Johns Hopkins Libraries supports the responsible, ethical, and transparent use of artificial intelligence in research, teaching, and scholarship. As AI tools become increasingly embedded in academic work, we are committed to helping our community navigate both the possibilities and the challenges these technologies present.

We align our approach with the Association of Research Libraries’ (ARL) Guiding Principles for Artificial Intelligence, which emphasize:

  • Transparency, accountability, and explainability
  • Privacy, security, and data stewardship
  • Equity, accessibility, and inclusivity
  • Open knowledge and collaboration
  • Ongoing evaluation and adaptability

These principles reflect our belief that AI should enhance—not replace—the critical thinking, creativity, and integrity at the heart of scholarly inquiry. We aim to build AI literacy across disciplines, support responsible integration of AI tools in research workflows, and ensure our infrastructure and services uphold these values.

We invite our community to explore these principles and join us in shaping a thoughtful and just approach to AI in academia.

Read the full ARL AI Guiding Principles [pdf]

Responsible AI Workshops

Hopkins Libraries are developing training and workshops for using AI responsibly. As artificial intelligence becomes more embedded in research, teaching, administration, and everyday work, it’s essential that our community is prepared to use these tools thoughtfully, responsibly, and effectively.

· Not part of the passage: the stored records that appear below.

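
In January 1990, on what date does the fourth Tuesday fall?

January 23, 1990

January 1, 1990 is a Monday.
The first Tuesday is therefore January 2 (1 days later).
The fourth Tuesday is 2 + 3×7 = January 23.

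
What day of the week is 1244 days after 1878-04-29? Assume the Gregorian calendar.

Apr 29, 1878 is a Monday.
1244 mod 7 = 5, so 1244 days after a Monday is Monday + 5 = Saturday.

Saturday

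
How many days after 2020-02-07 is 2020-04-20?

73

Feb 7, 2020 → Mar 7, 2020: 29 days (February has 29).
Mar 7, 2020 → Apr 7, 2020: 31 days (March has 31).
Apr 7, 2020 → Apr 20, 2020: 13 days.
Total: 73 days.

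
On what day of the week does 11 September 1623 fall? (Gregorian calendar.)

Doomsday rule: the anchor day for the 1600s is Tuesday. For year 23: 23÷12 = 1 r 11, and 11÷4 = 2, so 1+11+2 = 14.
Tuesday + 14 ≡ Tuesday — that's 1623's doomsday.
In September the doomsday date is Sep 5.
Sep 11 is 6 days after Sep 5; 6 mod 7 = 6, so Tuesday + 6 = Monday.

Monday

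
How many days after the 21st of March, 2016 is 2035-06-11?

Mar 21, 2016 → Mar 21, 2017: 365 days.
Mar 21, 2017 → Mar 21, 2018: 365 days.
Mar 21, 2018 → Mar 21, 2019: 365 days.
Mar 21, 2019 → Mar 21, 2020: 366 days (Feb 29, 2020 is in that span).
Mar 21, 2020 → Mar 21, 2021: 365 days.
Mar 21, 2021 → Mar 21, 2022: 365 days.
Mar 21, 2022 → Mar 21, 2023: 365 days.
Mar 21, 2023 → Mar 21, 2024: 366 days (Feb 29, 2024 is in that span).
Mar 21, 2024 → Mar 21, 2025: 365 days.
Mar 21, 2025 → Mar 21, 2026: 365 days.
Mar 21, 2026 → Mar 21, 2027: 365 days.
Mar 21, 2027 → Mar 21, 2028: 366 days (Feb 29, 2028 is in that span).
Mar 21, 2028 → Mar 21, 2029: 365 days.
Mar 21, 2029 → Mar 21, 2030: 365 days.
Mar 21, 2030 → Mar 21, 2031: 365 days.
Mar 21, 2031 → Mar 21, 2032: 366 days (Feb 29, 2032 is in that span).
Mar 21, 2032 → Mar 21, 2033: 365 days.
Mar 21, 2033 → Mar 21, 2034: 365 days.
Mar 21, 2034 → Mar 21, 2035: 365 days.
Mar 21, 2035 → Apr 21, 2035: 31 days (March has 31).
Apr 21, 2035 → May 21, 2035: 30 days (April has 30).
May 21, 2035 → Jun 11, 2035: 21 days.
Total: 7021 days.

7021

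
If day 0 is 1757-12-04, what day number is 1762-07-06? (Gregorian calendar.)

Dec 4, 1757 → Dec 4, 1758: 365 days.
Dec 4, 1758 → Dec 4, 1759: 365 days.
Dec 4, 1759 → Dec 4, 1760: 366 days (Feb 29, 1760 is in that span).
Dec 4, 1760 → Dec 4, 1761: 365 days.
Dec 4, 1761 → Jan 4, 1762: 31 days (December has 31).
Jan 4, 1762 → Feb 4, 1762: 31 days (January has 31).
Feb 4, 1762 → Mar 4, 1762: 28 days (February has 28).
Mar 4, 1762 → Apr 4, 1762: 31 days (March has 31).
Apr 4, 1762 → May 4, 1762: 30 days (April has 30).
May 4, 1762 → Jun 4, 1762: 31 days (May has 31).
Jun 4, 1762 → Jul 4, 1762: 30 days (June has 30).
Jul 4, 1762 → Jul 6, 1762: 2 days.
Total: 1675 days.

1675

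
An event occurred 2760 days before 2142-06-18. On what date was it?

−365 (one year) → Jun 18, 2141 (2395 left).
−365 (one year) → Jun 18, 2140 (2030 left).
−366 (one year; includes Feb 29, 2140) → Jun 18, 2139 (1664 left).
−365 (one year) → Jun 18, 2138 (1299 left).
−365 (one year) → Jun 18, 2137 (934 left).
−365 (one year) → Jun 18, 2136 (569 left).
−366 (one year; includes Feb 29, 2136) → Jun 18, 2135 (203 left).
−18 → May 31, 2135 (end of May, 31 days; 185 left).
−31 → Apr 30, 2135 (end of Apr, 30 days; 154 left).
−30 → Mar 31, 2135 (end of Mar, 31 days; 124 left).
−31 → Feb 28, 2135 (end of Feb, 28 days; 93 left).
−28 → Jan 31, 2135 (end of Jan, 31 days; 65 left).
−31 → Dec 31, 2134 (end of Dec, 31 days; 34 left).
−31 → Nov 30, 2134 (end of Nov, 30 days; 3 left).
−3 → Nov 27, 2134.

November 27, 2134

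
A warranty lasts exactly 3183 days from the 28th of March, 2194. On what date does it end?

December 15, 2202

+365 (one year) → Mar 28, 2195 (2818 left).
+366 (one year; includes Feb 29, 2196) → Mar 28, 2196 (2452 left).
+365 (one year) → Mar 28, 2197 (2087 left).
+365 (one year) → Mar 28, 2198 (1722 left).
+365 (one year) → Mar 28, 2199 (1357 left).
+365 (one year) → Mar 28, 2200 (992 left).
+365 (one year) → Mar 28, 2201 (627 left).
+365 (one year) → Mar 28, 2202 (262 left).
Mar has 31 days: +4 → Apr 1, 2202 (258 left).
Apr has 30 days: +30 → May 1, 2202 (228 left).
May has 31 days: +31 → Jun 1, 2202 (197 left).
Jun has 30 days: +30 → Jul 1, 2202 (167 left).
Jul has 31 days: +31 → Aug 1, 2202 (136 left).
Aug has 31 days: +31 → Sep 1, 2202 (105 left).
Sep has 30 days: +30 → Oct 1, 2202 (75 left).
Oct has 31 days: +31 → Nov 1, 2202 (44 left).
Nov has 30 days: +30 → Dec 1, 2202 (14 left).
+14 → Dec 15, 2202.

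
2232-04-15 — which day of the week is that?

Sunday

Doomsday rule: the anchor day for the 2200s is Friday. For year 32: 32÷12 = 2 r 8, and 8÷4 = 2, so 2+8+2 = 12.
Friday + 12 ≡ Wednesday — that's 2232's doomsday.
In April the doomsday date is Apr 4.
Apr 15 is 11 days after Apr 4; 11 mod 7 = 4, so Wednesday + 4 = Sunday.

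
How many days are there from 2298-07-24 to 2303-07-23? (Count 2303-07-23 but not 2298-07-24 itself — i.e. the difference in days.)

Jul 24, 2298 → Jul 24, 2299: 365 days.
Jul 24, 2299 → Jul 24, 2300: 365 days.
Jul 24, 2300 → Jul 24, 2301: 365 days.
Jul 24, 2301 → Jul 24, 2302: 365 days.
Jul 24, 2302 → Aug 24, 2302: 31 days (July has 31).
Aug 24, 2302 → Sep 24, 2302: 31 days (August has 31).
Sep 24, 2302 → Oct 24, 2302: 30 days (September has 30).
Oct 24, 2302 → Nov 24, 2302: 31 days (October has 31).
Nov 24, 2302 → Dec 24, 2302: 30 days (November has 30).
Dec 24, 2302 → Jan 24, 2303: 31 days (December has 31).
Jan 24, 2303 → Feb 24, 2303: 31 days (January has 31).
Feb 24, 2303 → Mar 24, 2303: 28 days (February has 28).
Mar 24, 2303 → Apr 24, 2303: 31 days (March has 31).
Apr 24, 2303 → May 24, 2303: 30 days (April has 30).
May 24, 2303 → Jun 24, 2303: 31 days (May has 31).
Jun 24, 2303 → Jul 23, 2303: 29 days.
Total: 1824 days.

1824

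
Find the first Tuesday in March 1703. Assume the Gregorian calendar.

March 6, 1703

March 1, 1703 is a Thursday.
The first Tuesday is therefore March 6 (5 days later).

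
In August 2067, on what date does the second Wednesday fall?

August 1, 2067 is a Monday.
The first Wednesday is therefore August 3 (2 days later).
The second Wednesday is 3 + 1×7 = August 10.

August 10, 2067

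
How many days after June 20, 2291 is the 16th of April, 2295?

Jun 20, 2291 → Jun 20, 2292: 366 days (Feb 29, 2292 is in that span).
Jun 20, 2292 → Jun 20, 2293: 365 days.
Jun 20, 2293 → Jun 20, 2294: 365 days.
Jun 20, 2294 → Jul 20, 2294: 30 days (June has 30).
Jul 20, 2294 → Aug 20, 2294: 31 days (July has 31).
Aug 20, 2294 → Sep 20, 2294: 31 days (August has 31).
Sep 20, 2294 → Oct 20, 2294: 30 days (September has 30).
Oct 20, 2294 → Nov 20, 2294: 31 days (October has 31).
Nov 20, 2294 → Dec 20, 2294: 30 days (November has 30).
Dec 20, 2294 → Jan 20, 2295: 31 days (December has 31).
Jan 20, 2295 → Feb 20, 2295: 31 days (January has 31).
Feb 20, 2295 → Mar 20, 2295: 28 days (February has 28).
Mar 20, 2295 → Apr 16, 2295: 27 days.
Total: 1396 days.

1396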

Launching in the coming months, this program will include:

  • Structured training and workshop offerings
  • Hopkins-specific guidance and support for using university-supported AI tools, platforms, and policies

Library Staff Initiatives

AI Interest Group

The AI Interest Group is a staff-led initiative designed to build shared understanding of emerging AI and machine learning technologies across Johns Hopkins Libraries. By exploring the opportunities and challenges of these tools, the group aims to inform library policies, guide experimentation, and support thoughtful implementation.

Operational Workflows

To support innovation across our services, Johns Hopkins Libraries is actively exploring AI tools that can improve operational workflows. We use a shared evaluation process to identify opportunities, assess risk, and determine whether a tool is a good fit for further testing or pilot use. This approach helps us focus on practical applications of AI that align with our values and meet real staff and user needs.

Organizational Learning

In the coming months we will be launching a structured training and education program open to all library staff. Our goal is to ensure everyone—regardless of technical background—has the foundational knowledge needed to engage with AI meaningfully, critically, and creatively.

This learning series is designed to:

  • Demystify AI technologies and concepts — Introduce foundational knowledge about how AI works, what it can and can’t do, and how it intersects with the work of academic libraries.
  • Build critical awareness of risks and implications — Encourage thoughtful engagement with issues such as privacy, bias, copyright, accessibility, and environmental impact.
  • Support practical skill development — Provide hands-on opportunities to explore tools and techniques—like prompt engineering, transcription tools, semantic search, and metadata automation—that may enhance or reshape library services.
  • Foster a culture of exploration and continuous learning — Encourage staff to experiment, share insights, and participate in the co-creation of new practices as the technology continues to evolve.
  • Lay the foundation for future service design — Build internal capacity to support researchers and students in responsibly using AI tools, while also identifying ways AI might improve library workflows and infrastructure.